Halong Bay, in the northwest of the Gulf of Tonkin in northern Vietnam, is an exceptionally scenic spot. It is the largest tourist resort in Vietnam, located about 150 km east of Hanoi (the capital). Halong Bay, praised by foreign tourists as "Guilin on the Sea," is also a very special place for the people of Vietnam.
Fig. 1. Full Image of Halong Bay
Figure 1 depicts the full image of Halong Bay as observed by ALOS (“Daichi”) in December 2009. The big island in the center of the image, surrounded by small islets, is Cat Ba Island. There are about 2,000 islets in the bay and most of them are uninhabited. This geographical landform is part of a limestone plateau that begins in Guilin, China, to the north, and was submerged for millions of years, which created its unusual landscape. Many uniquely shaped islands and rocks were formed through erosion and local people endearingly gave them names such as “Elephant Islet,” “Fighting Cock Islet,” etc. Since these islets consist of limestone, several of them are hollow, forming enormous caves. Halong Bay was listed as a World Heritage Site by UNESCO for its natural beauties in 1994.
Halong Bay tours start from Bai Chay at the north end of the bay, where swimming beaches, an amusement park, hotels, and restaurants are located along the sea coast. Hong Gai, a fishing village on the opposite coast, connects to Bai Chay by ferry. Hai Phong, visible on the left side of the image, is the second largest city in northern Vietnam and serves as an important city for trade.

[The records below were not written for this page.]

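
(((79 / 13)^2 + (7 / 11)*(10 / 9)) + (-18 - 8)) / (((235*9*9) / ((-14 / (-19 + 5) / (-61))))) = -194683 / 19426949685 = -0.00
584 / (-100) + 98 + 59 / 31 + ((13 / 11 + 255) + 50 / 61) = 182562429 / 520025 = 351.06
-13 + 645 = 632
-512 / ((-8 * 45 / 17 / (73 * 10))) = 158848 / 9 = 17649.78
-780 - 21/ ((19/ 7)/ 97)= -29079/ 19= -1530.47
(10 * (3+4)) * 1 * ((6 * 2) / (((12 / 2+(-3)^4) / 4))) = 1120 / 29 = 38.62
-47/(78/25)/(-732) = 1175/57096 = 0.02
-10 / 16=-5 / 8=-0.62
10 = 10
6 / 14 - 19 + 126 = 752 / 7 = 107.43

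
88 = 88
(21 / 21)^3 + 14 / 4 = 4.50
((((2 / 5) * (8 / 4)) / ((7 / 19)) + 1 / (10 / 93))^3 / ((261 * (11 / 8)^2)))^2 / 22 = 53269647653728 / 125224492640625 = 0.43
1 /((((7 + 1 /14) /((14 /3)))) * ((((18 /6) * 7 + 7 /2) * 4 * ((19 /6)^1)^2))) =8 /11913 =0.00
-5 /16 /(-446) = 5 /7136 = 0.00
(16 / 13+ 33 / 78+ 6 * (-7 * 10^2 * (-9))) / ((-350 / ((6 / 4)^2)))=-8845587 / 36400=-243.01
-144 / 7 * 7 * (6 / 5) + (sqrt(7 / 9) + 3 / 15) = -171.72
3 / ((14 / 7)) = 3 / 2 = 1.50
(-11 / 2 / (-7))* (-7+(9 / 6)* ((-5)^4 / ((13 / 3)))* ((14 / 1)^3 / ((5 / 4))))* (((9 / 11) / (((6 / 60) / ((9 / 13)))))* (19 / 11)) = 6786889965 / 1859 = 3650828.38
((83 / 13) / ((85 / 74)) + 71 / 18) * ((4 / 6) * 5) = 189011 / 5967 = 31.68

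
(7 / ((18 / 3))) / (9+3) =7 / 72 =0.10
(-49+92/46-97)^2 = 20736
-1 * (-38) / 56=19 / 28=0.68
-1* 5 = -5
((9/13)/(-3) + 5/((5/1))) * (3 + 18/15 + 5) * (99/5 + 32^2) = 480148/65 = 7386.89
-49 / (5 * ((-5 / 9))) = 441 / 25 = 17.64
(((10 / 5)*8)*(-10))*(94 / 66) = -7520 / 33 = -227.88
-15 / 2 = -7.50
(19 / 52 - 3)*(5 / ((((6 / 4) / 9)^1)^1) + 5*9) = -10275 / 52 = -197.60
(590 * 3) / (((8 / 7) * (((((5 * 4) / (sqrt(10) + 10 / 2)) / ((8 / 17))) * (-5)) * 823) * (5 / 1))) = -1239 / 139910-1239 * sqrt(10) / 699550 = -0.01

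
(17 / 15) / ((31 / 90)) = 102 / 31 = 3.29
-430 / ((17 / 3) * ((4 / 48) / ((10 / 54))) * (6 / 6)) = -8600 / 51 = -168.63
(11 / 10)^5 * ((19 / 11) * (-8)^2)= 556358 / 3125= 178.03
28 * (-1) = -28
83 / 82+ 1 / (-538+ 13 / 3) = 132637 / 131282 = 1.01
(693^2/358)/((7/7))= 480249/358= 1341.48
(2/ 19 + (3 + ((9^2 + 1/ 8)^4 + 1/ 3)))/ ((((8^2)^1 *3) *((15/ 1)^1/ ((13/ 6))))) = 131461029695749/ 4034396160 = 32585.06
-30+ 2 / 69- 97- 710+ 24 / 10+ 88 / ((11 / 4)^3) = -34662527 / 41745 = -830.34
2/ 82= 1/ 41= 0.02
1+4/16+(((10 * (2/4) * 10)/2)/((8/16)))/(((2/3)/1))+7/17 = 5213/68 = 76.66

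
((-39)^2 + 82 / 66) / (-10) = -25117 / 165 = -152.22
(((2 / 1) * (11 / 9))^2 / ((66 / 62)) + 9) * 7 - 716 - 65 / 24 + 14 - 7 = -1184705 / 1944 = -609.42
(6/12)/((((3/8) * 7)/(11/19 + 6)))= 500/399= 1.25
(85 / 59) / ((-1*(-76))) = 0.02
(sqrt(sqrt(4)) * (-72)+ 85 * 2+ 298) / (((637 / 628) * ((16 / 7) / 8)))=11304 / 7 - 22608 * sqrt(2) / 91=1263.51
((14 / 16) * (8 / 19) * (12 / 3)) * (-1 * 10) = -280 / 19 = -14.74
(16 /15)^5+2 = 2567326 /759375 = 3.38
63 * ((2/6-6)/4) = -357/4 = -89.25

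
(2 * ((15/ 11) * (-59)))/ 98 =-885/ 539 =-1.64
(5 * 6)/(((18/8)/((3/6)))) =20/3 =6.67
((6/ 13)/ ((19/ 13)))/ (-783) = -2/ 4959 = -0.00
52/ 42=26/ 21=1.24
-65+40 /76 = -1225 /19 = -64.47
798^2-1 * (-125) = 636929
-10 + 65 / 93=-865 / 93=-9.30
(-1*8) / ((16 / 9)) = -9 / 2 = -4.50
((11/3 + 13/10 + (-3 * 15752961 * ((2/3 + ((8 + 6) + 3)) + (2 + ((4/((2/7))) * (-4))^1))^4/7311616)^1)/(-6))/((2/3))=1235365569209453/438696960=2815988.44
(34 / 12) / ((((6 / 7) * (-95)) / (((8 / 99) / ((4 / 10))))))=-119 / 16929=-0.01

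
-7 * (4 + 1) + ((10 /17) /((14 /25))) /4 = -16535 /476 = -34.74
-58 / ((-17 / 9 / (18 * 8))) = 75168 / 17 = 4421.65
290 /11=26.36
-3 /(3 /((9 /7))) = -1.29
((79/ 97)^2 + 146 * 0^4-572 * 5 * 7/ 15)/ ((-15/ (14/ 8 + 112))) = 3426597083/ 338724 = 10116.19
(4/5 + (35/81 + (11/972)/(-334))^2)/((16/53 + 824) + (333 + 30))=27557999643313/33161372371535040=0.00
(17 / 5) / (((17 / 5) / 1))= 1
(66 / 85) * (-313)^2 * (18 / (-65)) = -116387172 / 5525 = -21065.55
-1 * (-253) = 253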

Fig. 2. Enlarged Image of Halong Bay
(kmz, 4.28 MB, Low Resolution) as seen on Google Earth
Figure 2 presents an enlarged image of Halong Bay. The Halong Bay cruise departs from Bai Chay Port and visits the islets around Cat Ba Island. As seen from the image, untouched nature is reserved in and around the northwest part of the island; however, some white areas surrounding it indicate land development in progress.
Ha Long means “descending (ha) dragon (long).” According to legend, when the Vietnamese were fighting invaders, the gods sent Mother Dragon and her child dragons down to Earth to help defend the land. The dragons sent out from their mouths pearls that turned into thousands of stone islands and islets, emerging from the sea like great walls against the invader’s boats. The Natural Heritage in Vietnam is expected to remain unchanged in the future.
National Parks in Vietnam
Vietnam has 30 national parks and about 100 jungles scattered all over the country. Many rare species of animals and plants inhabit the tropical forest of Vietnam.
Cat Ba Island and its vicinity were designated a national park of Vietnam in 1986. The park area is 15,000 ha and holds a rich ecosystem including 20 species of mammals, 70 species of wild birds, 20 reptiles, and 750 plants.
Environment of Halong Bay
Halong Bay is one of the most popular tourist sites in the world and many cruise ships and boats have been seen there in recent years. Fuel, oil, and discharge water, along with tourist litter, have created a pollution problem in the bay. Nearby northern Vietnam is also the leading coal production area and thus, rapid industrialization with plants built of cement, bricks, and electric power generation has threatened the environment.
The Japan International Cooperation Agency (JICA) has started the “Halong Bay Environment Conservation Project in Viet Nam” and is investigating the bay. The project was started in April 2010 with the aim of protecting the environment of the bay and promoting sustainable tourism development under the theme “Equal Emphasis on Development and Environmental Protection.”
Fig. 3. Three-Dimensional View of Halong Bay
(Staring at the image for a long time may cause eyestrain. Colored prints are available in PDF
. PDF files for the left
eyes are also available.)
When viewing Figure 3 with red glass over the left eye and blue glass over the right eye, you can see an anaglyphic image of the small islands popping out from the sea surface. Note that upward is north in Fig. 1 and 2, whereas the right hand side is north in Fig. 3, a result of the satellite’s flight direction.
Explanation of the Images:
AVNIR-2 has four observation bands. The composite images (Fig. 1 and 2) are usually produced by assigning red to Band 3 (610 to 690 nm), green to Band 2 (520 to 600 nm), and blue to Band 1 (420 to 500 nm). The resulting images have natural coloring as if seen by the naked eye. Thus, the following colors designate ground objects:
PRISM is an optical sensor for observing ground surfaces with visible and near-infrared signals in the 520- to 770-nanometer (one-billionth of a meter) band. The acquired image is monochrome. PRISM has three independent optical systems (telescopes) to acquire images for nadir, forward, and backward views simultaneously.
Figure 3 combines backward (red) and nadir (green and blue) images of PRISM. The left eye sees the backward image, and the right eye sees the nadir image, which means the left side corresponds to the satellite flight direction pointing south.